Asanaghara in Sri Lanka

The Asanaghara shrine at Rajagala
Asanaghara is a type of ancient Buddhist structure found in several places in Sri Lanka. They have been built to house an Asana (a seat or throne) which symbolizes the Adamantine throne (Vajrasana) of the Buddha on which he attained enlightenment (Perera, 1976).
 
History
In the early period of Buddhism, Asanas were venerated by Buddhists as a sacred object as it was considered a symbolical representation of the Buddha. In Sri Lanka, edifices housing Asanas were built during the period of Anuradhapura (from 377 B.C. to 1017 A.D.) several such shrines have been found in sites associated with Bodhi Tree Shrines or Stupas (Bandaranayake, 1974).
 
The structure
Asanaghara shrine at Hatthikuchchi Viharaya
It is apparent that the Asanagharas (Asana = seat, Ghara = house) have been built according to a particular architectural plan and design. The only object of veneration in an Asanaghara shrine was a throne in the shape of a large rectangular slab of stone, smoothly chiselled, set up on a raised platform (Beligatamulla & Siyambalapitiya, 2016).
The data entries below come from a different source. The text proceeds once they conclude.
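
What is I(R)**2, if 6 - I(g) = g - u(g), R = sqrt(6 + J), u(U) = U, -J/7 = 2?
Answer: 36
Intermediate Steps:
J = -14 (J = -7*2 = -14)
R = 2*I*sqrt(2) (R = sqrt(6 - 14) = sqrt(-8) = 2*I*sqrt(2) ≈ 2.8284*I)
I(g) = 6 (I(g) = 6 - (g - g) = 6 - 1*0 = 6 + 0 = 6)
I(R)**2 = 6**2 = 36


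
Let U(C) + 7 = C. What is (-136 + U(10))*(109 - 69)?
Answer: -5320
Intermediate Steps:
U(C) = -7 + C
(-136 + U(10))*(109 - 69) = (-136 + (-7 + 10))*(109 - 69) = (-136 + 3)*40 = -133*40 = -5320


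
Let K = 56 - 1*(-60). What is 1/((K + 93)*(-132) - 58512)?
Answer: -1/86100 ≈ -1.1614e-5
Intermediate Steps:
K = 116 (K = 56 + 60 = 116)
1/((K + 93)*(-132) - 58512) = 1/((116 + 93)*(-132) - 58512) = 1/(209*(-132) - 58512) = 1/(-27588 - 58512) = 1/(-86100) = -1/86100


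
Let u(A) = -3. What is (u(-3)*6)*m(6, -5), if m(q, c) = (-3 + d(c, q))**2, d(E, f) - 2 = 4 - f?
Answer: -162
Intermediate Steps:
d(E, f) = 6 - f (d(E, f) = 2 + (4 - f) = 6 - f)
m(q, c) = (3 - q)**2 (m(q, c) = (-3 + (6 - q))**2 = (3 - q)**2)
(u(-3)*6)*m(6, -5) = (-3*6)*(-3 + 6)**2 = -18*3**2 = -18*9 = -162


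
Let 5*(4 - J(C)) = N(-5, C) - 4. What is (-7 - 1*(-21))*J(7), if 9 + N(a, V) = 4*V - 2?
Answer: 98/5 ≈ 19.600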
Distribution of Asanaghara shrines in Sri Lanka
Asanaghara shrines have been discovered at a number of places scattered in various districts of the country. 
 
1) Abhayagiri Bodhigharaya III        (2) Allewewa                              (3) Erupotana
(4) Gan-arambe                                 (5) Ganewewa                            (6) Kotagamuwa
(7) Hammillawetiya                          (8) Katuwannawa                      (9) Kok-ebe
(10) Mahanaga Pabbatharamaya  (11) Manik Vatadage                (12) Naigala Viharaya
(13) Pihimbiyagollewa                     (14) Pulukunawa Viharaya       (15) Rajagala
(16) Rajangane Hatthikucchi          (17) Seruvila Viharaya              (18) Tantirimale Viharaya
(19) Uttimaduwa                               (20) Veheragala                         (21) Yatala Vehera

Reference
1) Bandaranayake, S., 1974. Sinhalese monastic architecture: the Viharas of Anuradhapura (Vol. 4). Brill. p.178. 
2) Beligatamulla, G.; Siyambalapitiya, N., 2016. Preaching Identity: Cultural Meaning of FurnitureIn Religious Contexts in Sri Lanka. Sri Lanka Design Journal 01 (03). p.19.
3) Perera, A.D.T.E., 1976. Asanaghara Shrines of Ancient Sri Lanka: Who built them, the Buddhists or pre-historic Yakkhas?. Journal of the Sri Lanka Branch of the Royal Asiatic Society, 20, pp.31-41.